As part of efforts to ensure that Nigeria’s budding engineers gain practical exposure to the realities of their profession, Metrospeed has hosted Civil Engineering students from Yaba College of Technology (YABATECH) at the Metro Smart City Project site in Lekki, Lagos State.

During the visit to the expansive 97-hectare lagoon-front development, the students experienced firsthand the practical side of engineering beyond the walls of their classrooms and the pages of their textbooks.

The excursion was organised by Geotechnical Engineering lecturer and Chief Executive Officer of the Engineering Resource Academy, Dr. Omolola Adetona.

According to her, the field trip was organised to give the students firsthand experience of large-scale construction projects and enable them to relate the theories learned in class to real-world engineering practice.

“Over the years, we’ve discovered that young engineers are not living up to expectations as compared with sustainability of our profession,” Dr. Adetona said at the Lekki head office of Metrospeed Group before being taken to the project site. She explained that she organised the visit to show students that civil engineering was a living, evolving discipline that extended far beyond lecture notes and whiteboards.

“There is a need to expose them to the environment. They need to see that civil engineering is going far. Studying engineering is not just sit in the class and write on the board -they need to see what the Y and the X they’re learning is turning out to be in the environment,” she added.

For Metrospeed Group’s Head of Sales and Marketing, Emike Ntiokiet, the visit was as much about inspiring the next generation of engineers as it was about showcasing the company’s vision.

She challenge the students to think beyond the industry’s status quo, arguing that Lagos’s expanding population and mounting housing deficit demanded a fundamentally different approach to development.

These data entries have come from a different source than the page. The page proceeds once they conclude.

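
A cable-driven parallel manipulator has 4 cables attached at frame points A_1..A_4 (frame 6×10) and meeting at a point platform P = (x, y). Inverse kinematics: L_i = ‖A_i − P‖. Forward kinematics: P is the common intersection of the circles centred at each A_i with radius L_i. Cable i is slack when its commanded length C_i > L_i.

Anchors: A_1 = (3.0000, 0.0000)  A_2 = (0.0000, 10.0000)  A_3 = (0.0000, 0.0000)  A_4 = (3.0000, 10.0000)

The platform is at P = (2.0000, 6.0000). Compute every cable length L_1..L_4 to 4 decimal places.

(6.0828, 4.4721, 6.3246, 4.1231)

L_1: Δ = A_1−P = (1.0000, -6.0000) → ‖Δ‖ = √37.0000 = 6.0828
L_2: Δ = A_2−P = (-2.0000, 4.0000) → ‖Δ‖ = √20.0000 = 4.4721
L_3: Δ = A_3−P = (-2.0000, -6.0000) → ‖Δ‖ = √40.0000 = 6.3246
L_4: Δ = A_4−P = (1.0000, 4.0000) → ‖Δ‖ = √17.0000 = 4.1231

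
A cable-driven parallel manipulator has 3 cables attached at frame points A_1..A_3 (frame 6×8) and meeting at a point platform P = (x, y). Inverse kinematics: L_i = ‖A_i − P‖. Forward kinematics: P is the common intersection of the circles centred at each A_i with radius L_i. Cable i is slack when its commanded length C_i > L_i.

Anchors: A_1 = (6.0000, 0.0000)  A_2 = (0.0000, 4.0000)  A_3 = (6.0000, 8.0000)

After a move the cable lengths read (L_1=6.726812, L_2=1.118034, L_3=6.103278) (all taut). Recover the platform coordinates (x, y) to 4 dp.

(1.0000, 4.5000)

expand ‖A_i−P‖²=L_i² and subtract eq 1 (c_i ≔ ‖A_i‖²−L_i²)
c_1 = 36.0000+0.0000−45.2500 = -9.2500
eq1−eq2 → [12.0000  -8.0000]·P = -24.0000
eq1−eq3 → [0.0000  -16.0000]·P = -72.0000
2×2 solve → P = (1.0000, 4.5000)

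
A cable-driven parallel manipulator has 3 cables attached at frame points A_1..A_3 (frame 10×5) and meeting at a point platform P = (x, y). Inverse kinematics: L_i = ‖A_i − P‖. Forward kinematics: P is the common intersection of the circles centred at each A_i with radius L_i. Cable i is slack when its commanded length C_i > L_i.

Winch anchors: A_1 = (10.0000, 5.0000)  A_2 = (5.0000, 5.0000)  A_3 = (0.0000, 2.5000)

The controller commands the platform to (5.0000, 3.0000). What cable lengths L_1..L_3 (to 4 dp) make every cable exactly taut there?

(5.3852, 2.0000, 5.0249)

L_1 = √((10.0000−5.0000)² + (5.0000−3.0000)²) = 5.3852
L_2 = √((5.0000−5.0000)² + (5.0000−3.0000)²) = 2.0000
L_3 = √((0.0000−5.0000)² + (2.5000−3.0000)²) = 5.0249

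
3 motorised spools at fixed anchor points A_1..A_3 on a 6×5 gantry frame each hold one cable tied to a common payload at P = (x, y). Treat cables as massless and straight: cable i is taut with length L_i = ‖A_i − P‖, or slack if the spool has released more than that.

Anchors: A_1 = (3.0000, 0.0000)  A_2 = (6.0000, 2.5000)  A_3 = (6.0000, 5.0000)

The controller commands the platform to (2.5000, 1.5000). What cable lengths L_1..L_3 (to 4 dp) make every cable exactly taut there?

(1.5811, 3.6401, 4.9497)

cable 1: Δx=0.5000, Δy=-1.5000; L_1 = √(Δx²+Δy²) = 1.5811
cable 2: Δx=3.5000, Δy=1.0000; L_2 = √(Δx²+Δy²) = 3.6401
cable 3: Δx=3.5000, Δy=3.5000; L_3 = √(Δx²+Δy²) = 4.9497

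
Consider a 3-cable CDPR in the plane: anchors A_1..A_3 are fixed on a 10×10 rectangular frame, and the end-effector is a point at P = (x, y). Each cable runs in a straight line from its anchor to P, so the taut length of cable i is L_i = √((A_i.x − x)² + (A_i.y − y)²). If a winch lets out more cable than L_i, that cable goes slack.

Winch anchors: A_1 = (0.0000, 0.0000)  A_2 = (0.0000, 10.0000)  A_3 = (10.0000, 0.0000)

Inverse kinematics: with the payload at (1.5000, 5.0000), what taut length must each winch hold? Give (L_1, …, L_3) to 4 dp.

(5.2202, 5.2202, 9.8615)

cable 1: Δx=-1.5000, Δy=-5.0000; L_1 = √(Δx²+Δy²) = 5.2202
cable 2: Δx=-1.5000, Δy=5.0000; L_2 = √(Δx²+Δy²) = 5.2202
cable 3: Δx=8.5000, Δy=-5.0000; L_3 = √(Δx²+Δy²) = 9.8615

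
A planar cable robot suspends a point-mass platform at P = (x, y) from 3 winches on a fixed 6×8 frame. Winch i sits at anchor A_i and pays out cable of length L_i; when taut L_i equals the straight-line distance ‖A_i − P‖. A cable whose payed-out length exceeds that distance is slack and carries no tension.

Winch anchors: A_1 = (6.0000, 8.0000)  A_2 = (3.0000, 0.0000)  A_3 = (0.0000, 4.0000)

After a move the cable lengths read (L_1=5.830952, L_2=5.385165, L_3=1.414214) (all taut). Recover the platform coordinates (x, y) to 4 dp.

(1.0000, 5.0000)

circle eqns → linear via eq_j − eq_1; set q_j = A_j·A_j − L_j²
q_1 = 36.0000+64.0000−34.0000 = 66.0000
6.0000·x + 16.0000·y = q_1−q_2 = 86.0000
12.0000·x + 8.0000·y = q_1−q_3 = 52.0000
solve first two rows → x=1.0000, y=5.0000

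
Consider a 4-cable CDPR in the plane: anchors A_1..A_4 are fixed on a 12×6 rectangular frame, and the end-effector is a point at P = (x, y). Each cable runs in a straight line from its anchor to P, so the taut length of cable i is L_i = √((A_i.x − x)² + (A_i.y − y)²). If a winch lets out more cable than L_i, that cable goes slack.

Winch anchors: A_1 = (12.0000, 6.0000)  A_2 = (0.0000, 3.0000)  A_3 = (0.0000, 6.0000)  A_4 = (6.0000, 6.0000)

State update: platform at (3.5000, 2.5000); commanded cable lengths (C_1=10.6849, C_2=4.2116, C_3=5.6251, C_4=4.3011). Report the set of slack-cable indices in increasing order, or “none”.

cable 1: L_1 = ‖A_1−P‖ = 9.1924;  C_1 = 10.6849 → slack
cable 2: L_2 = ‖A_2−P‖ = 3.5355;  C_2 = 4.2116 → slack
cable 3: L_3 = ‖A_3−P‖ = 4.9497;  C_3 = 5.6251 → slack
cable 4: L_4 = ‖A_4−P‖ = 4.3012;  C_4 = 4.3011 → taut

1, 2, 3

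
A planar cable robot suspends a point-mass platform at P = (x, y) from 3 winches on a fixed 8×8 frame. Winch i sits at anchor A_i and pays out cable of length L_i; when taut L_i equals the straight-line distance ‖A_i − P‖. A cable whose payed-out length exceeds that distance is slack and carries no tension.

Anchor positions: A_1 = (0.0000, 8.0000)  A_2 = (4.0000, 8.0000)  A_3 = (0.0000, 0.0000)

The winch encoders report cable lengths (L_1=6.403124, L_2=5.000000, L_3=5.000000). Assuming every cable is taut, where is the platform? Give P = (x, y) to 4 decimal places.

(4.0000, 3.0000)

circle eqns → linear via eq_j − eq_1; set c_j = A_j·A_j − L_j²
c_1 = 0.0000+64.0000−41.0000 = 23.0000
-8.0000·x + 0.0000·y = c_1−c_2 = -32.0000
0.0000·x + 16.0000·y = c_1−c_3 = 48.0000
solve first two rows → x=4.0000, y=3.0000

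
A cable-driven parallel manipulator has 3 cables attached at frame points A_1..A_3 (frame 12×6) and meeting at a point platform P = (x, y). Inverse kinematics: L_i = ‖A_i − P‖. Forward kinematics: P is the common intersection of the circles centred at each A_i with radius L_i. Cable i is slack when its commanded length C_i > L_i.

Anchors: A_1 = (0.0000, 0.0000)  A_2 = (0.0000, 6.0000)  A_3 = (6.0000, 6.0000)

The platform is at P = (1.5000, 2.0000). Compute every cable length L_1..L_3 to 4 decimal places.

(2.5000, 4.2720, 6.0208)

L_1: Δ = A_1−P = (-1.5000, -2.0000) → ‖Δ‖ = √6.2500 = 2.5000
L_2: Δ = A_2−P = (-1.5000, 4.0000) → ‖Δ‖ = √18.2500 = 4.2720
L_3: Δ = A_3−P = (4.5000, 4.0000) → ‖Δ‖ = √36.2500 = 6.0208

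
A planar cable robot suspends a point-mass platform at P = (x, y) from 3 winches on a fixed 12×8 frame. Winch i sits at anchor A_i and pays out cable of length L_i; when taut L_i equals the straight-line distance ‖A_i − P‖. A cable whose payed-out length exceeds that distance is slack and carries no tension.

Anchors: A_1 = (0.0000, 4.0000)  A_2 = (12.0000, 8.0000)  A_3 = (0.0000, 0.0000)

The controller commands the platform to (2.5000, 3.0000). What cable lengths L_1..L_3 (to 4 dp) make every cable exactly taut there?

L_1 = √((0.0000−2.5000)² + (4.0000−3.0000)²) = 2.6926
L_2 = √((12.0000−2.5000)² + (8.0000−3.0000)²) = 10.7355
L_3 = √((0.0000−2.5000)² + (0.0000−3.0000)²) = 3.9051

(2.6926, 10.7355, 3.9051)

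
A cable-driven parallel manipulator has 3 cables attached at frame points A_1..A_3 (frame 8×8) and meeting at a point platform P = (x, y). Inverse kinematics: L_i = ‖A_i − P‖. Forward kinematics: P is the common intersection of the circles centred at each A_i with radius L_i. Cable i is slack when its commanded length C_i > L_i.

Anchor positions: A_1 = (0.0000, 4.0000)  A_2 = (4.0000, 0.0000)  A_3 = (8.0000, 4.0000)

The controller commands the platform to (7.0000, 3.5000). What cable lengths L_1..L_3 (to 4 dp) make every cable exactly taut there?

(7.0178, 4.6098, 1.1180)

L_1 = √((0.0000−7.0000)² + (4.0000−3.5000)²) = 7.0178
L_2 = √((4.0000−7.0000)² + (0.0000−3.5000)²) = 4.6098
L_3 = √((8.0000−7.0000)² + (4.0000−3.5000)²) = 1.1180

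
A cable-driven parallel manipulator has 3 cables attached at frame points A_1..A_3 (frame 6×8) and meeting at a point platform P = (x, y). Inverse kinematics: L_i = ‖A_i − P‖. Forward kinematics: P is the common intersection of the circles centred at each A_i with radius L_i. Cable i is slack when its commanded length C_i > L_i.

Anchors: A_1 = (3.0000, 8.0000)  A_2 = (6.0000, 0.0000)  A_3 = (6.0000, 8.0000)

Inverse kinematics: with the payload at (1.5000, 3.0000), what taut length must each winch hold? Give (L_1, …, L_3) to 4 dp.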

“In the nearest future, it’s not going to be enough to just have a structure. What will stand out are your infrastructures, not just the beautiful houses anymore. So that’s why we are very big on this,” she said.

Ntiokiet also framed the visit as an expression of Metrospeed’s broader commitment to nurturing talent, pledging that the company would continue to open its doors to engineering students and young graduates eager to contribute to Nigeria’s built environment.

“Metrospeed is big on capacity building and it is part of the ways to give back to the society, especially to engineering students,” she said.

At the project site, Engineer Abdulhameed Salahudeen reinforced the message, making the case for more frequent industry exposure among engineering undergraduates and recommending project site visits at least three times per semester.